My mother didn’t answer. She gestured mutely toward her feet. Is it true that her long toes were burying themselves in the ground, so deeply that she could no longer take a step? Do I honestly remember seeing her two feet rooting themselves to the spot? Did her skin really become hard and rough all over, like a tree? Were there really spring-green leaves spilling forth from her fingertips? Or has my adult mind painted the memory of this night in such unlikely colors as a way to assuage my guilt for leaving her? I could hear men shouting and dogs barking, coming closer. Ahead I could see the tangled thicket. The wind in the trees sounded like the voices of women singing in chorus, and their voices were filled with glottal embellishments, as if sung by throats made of wood. The music urged me forward. And so I left my mother, and went on without her. I wasn’t afraid because the trees took care of me, and brooded and bent over me, and sang to me their melancholy songs, and fed me, and gave me succor, until the Bird of the Wood found me and took me home with her and taught me to trust the sound of my own voice.
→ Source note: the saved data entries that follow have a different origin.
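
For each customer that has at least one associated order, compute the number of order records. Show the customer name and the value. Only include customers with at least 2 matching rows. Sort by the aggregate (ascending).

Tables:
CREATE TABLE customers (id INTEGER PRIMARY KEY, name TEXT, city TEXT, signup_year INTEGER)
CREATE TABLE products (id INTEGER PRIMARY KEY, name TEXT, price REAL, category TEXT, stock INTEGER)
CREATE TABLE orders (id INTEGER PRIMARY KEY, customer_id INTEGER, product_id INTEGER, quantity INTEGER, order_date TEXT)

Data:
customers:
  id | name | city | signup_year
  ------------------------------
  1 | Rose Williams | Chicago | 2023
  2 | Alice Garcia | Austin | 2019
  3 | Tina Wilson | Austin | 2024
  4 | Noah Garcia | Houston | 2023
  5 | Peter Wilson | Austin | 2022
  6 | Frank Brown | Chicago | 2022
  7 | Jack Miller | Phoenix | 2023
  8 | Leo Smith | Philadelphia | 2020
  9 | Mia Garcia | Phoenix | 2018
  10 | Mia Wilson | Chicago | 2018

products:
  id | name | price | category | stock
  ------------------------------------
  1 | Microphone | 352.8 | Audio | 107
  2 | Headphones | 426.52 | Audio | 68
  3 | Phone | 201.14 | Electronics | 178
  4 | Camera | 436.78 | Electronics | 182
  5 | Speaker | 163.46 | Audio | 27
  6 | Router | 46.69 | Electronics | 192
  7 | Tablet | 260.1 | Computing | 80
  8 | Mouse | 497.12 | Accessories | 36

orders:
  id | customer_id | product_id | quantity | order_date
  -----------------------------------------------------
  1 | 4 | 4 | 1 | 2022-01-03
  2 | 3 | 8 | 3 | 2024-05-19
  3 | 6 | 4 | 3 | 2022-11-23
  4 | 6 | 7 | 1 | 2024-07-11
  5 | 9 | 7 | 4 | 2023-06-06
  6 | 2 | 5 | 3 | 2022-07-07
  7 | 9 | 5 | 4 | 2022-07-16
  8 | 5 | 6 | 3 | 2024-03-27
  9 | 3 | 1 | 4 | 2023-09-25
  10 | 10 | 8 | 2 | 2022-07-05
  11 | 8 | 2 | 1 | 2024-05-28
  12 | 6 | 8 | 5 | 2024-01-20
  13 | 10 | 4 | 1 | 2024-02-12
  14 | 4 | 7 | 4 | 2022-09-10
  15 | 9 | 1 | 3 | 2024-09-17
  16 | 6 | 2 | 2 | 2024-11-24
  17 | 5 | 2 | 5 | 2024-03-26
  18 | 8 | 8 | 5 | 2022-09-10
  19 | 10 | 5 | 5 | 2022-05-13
SELECT p.name, COUNT(*) AS n FROM orders c JOIN customers p ON c.customer_id = p.id GROUP BY p.id, p.name HAVING COUNT(*) >= 2 ORDER BY n ASC

Execution result:
name | n
Tina Wilson | 2
Noah Garcia | 2
Peter Wilson | 2
Leo Smith | 2
Mia Garcia | 3
Mia Wilson | 3
Frank Brown | 4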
But now I can’t understand why such a strange story should come flooding over my thoughts just as I’m driving home from the clinic in my little car. I’m so overcome by my own memories that I need to pull over and park, and I spend the next several minutes practicing my breathing exercises, while listening to the lovely cold relentless beauty of Cantus Arcticus by Rautavaara, a recording of which I always keep in my car, for times such as these.